Were there any particular challenges that came with the role?
Not being able to speak and have my face hidden by a mask for most of the show was a challenge but also very liberating. It was a great exercise in exploring body language and finding a way to communicate with just a tilt of the head or a change of posture.
Can you recall any funny moments from on-set filming?
Albuquerque during the winter is cold and most of our tribe wears very little clothing. So, when we had 5am call times all of the bro jocks would be outside shirtless while the rest of the crew was bundled up with three layers of clothing. It was basically Jeante, me and about 50 men and women doing push-ups, punching each other and trying to find any way to stay warm in between takes, trying to hide our pain. I thought this was pretty funny.
In the event of a real-life zombie apocalypse, where would you hide?
What would be your survival strategy?
I would barricade myself in a large space with lots of supplies. Hospital, school, grocery store, etc. Then I’d team up with a few people so we could all work together for survival. Some people would focus on barricading us in and setting up traps. Others would build sand filtration devices which would help get rid of radiation from the water. Others would take inventory of our food and others would go on expeditions to get any supplies we didn’t have in our immediate vicinity. We’d have to work together to ensure our survival.
Let’s talk about Riverdale. What do you think is the secret behind the show’s success?
I think that being based on the original Archie comics it appeals to an older demographic and the edgy, teenage drama appeals to a younger demographic. It covers a few bases.
Can you give us any teasers on what might be in store for Moose?
I think Moose is just trying to recover as best he can from his past trauma.
Who is your favorite person to share a scene with on the show?
On Riverdale? Casey Cott.
What does a typical day look like when you’re working on a show like that?
Show up at my call time, raid the craft services table for some good food, then chill in my trailer until it’s my time to shoot. There’s always a lot of waiting around in television.
As an actor, what are you still trying to learn?
I’m still learning a lot about the technical aspect of lighting and cameras. I’d like to take some courses just so I can have a better dialogue with everyone working on set. It’s all a collaborative effort so the more you know the more cohesion we can have when we tell the story. As far as character work, I have to start from scratch for every project because I’m building a new life. Acting is all about learning and exploring. It never stops.

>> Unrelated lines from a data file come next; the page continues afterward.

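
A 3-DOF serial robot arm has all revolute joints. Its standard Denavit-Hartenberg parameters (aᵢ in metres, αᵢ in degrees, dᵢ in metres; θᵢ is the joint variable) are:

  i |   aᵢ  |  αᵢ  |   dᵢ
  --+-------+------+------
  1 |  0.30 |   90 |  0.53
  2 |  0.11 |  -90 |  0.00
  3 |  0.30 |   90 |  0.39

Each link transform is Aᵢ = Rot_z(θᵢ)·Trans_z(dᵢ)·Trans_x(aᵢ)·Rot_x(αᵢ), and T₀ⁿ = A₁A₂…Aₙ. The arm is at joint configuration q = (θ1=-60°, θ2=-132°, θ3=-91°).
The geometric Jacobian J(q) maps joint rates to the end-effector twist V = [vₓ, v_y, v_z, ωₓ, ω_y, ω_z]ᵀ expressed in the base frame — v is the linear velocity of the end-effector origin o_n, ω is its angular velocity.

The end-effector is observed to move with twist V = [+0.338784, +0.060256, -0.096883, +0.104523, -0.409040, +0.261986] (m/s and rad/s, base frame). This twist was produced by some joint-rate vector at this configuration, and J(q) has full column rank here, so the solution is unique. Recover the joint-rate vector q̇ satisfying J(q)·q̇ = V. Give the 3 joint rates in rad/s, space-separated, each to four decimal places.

o_n = [0.0001, -0.6001, 0.1912]
J₁: ẑ×o_n = [0.6001, 0.0001, -0.0000], ω = ẑ
J2: z=[-0.8660, -0.5000, 0.0000] o=[0.1500, -0.2598, 0.5300] → [0.1694, -0.2934, 0.2197, -0.8660, -0.5000, 0.0000]
J3: z=[0.3716, -0.6436, -0.6691] o=[0.1132, -0.1961, 0.4483] → [-0.1049, 0.1712, -0.2229, 0.3716, -0.6436, -0.6691]
q̇ = J⁺·V = [0.6280, 0.1140, 0.5470]

0.6280 0.1140 0.5470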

How can you tell when you’re reading a great script?
I get lost in the story and I walk away with more questions than answers.
When did you begin to see acting as a potential career avenue?
I’ve always known I wanted to be a performer. My mom gave me good advice when I was young: “Do what you love, and the money will follow”. Acting would always be my career path even if I was still bartending two jobs and performing in 99-seat theatre.
How important is social media to you right now?
I’m getting used to it. I like to share things that are important to me on it like environmental issues and animal rights information. I’m still getting used to people being interested in my personal life. It’s a bit bizarre.
What do you want the world to look like in 10 years?
I hope we begin to treat our planet with respect. That includes the environment, the animals, each other and ourselves. We have unlimited access to information and are aware of many different social issues. I hope we all begin to expand our circle of empathy and grow as a planet.
Everyone seems to have an app idea at the moment, what’s yours?
I’m actually in the process of launching an app right now called Docket. It’s a client scheduling app for business owners.
If you had the chance to put something on billboards worldwide next week, what would it be? Or what would it say?
What is a personal fear you’d like to conquer?
Aside from your upcoming projects, is there one thing you’re particularly excited about for the future?
I’m really excited to travel and learn new languages.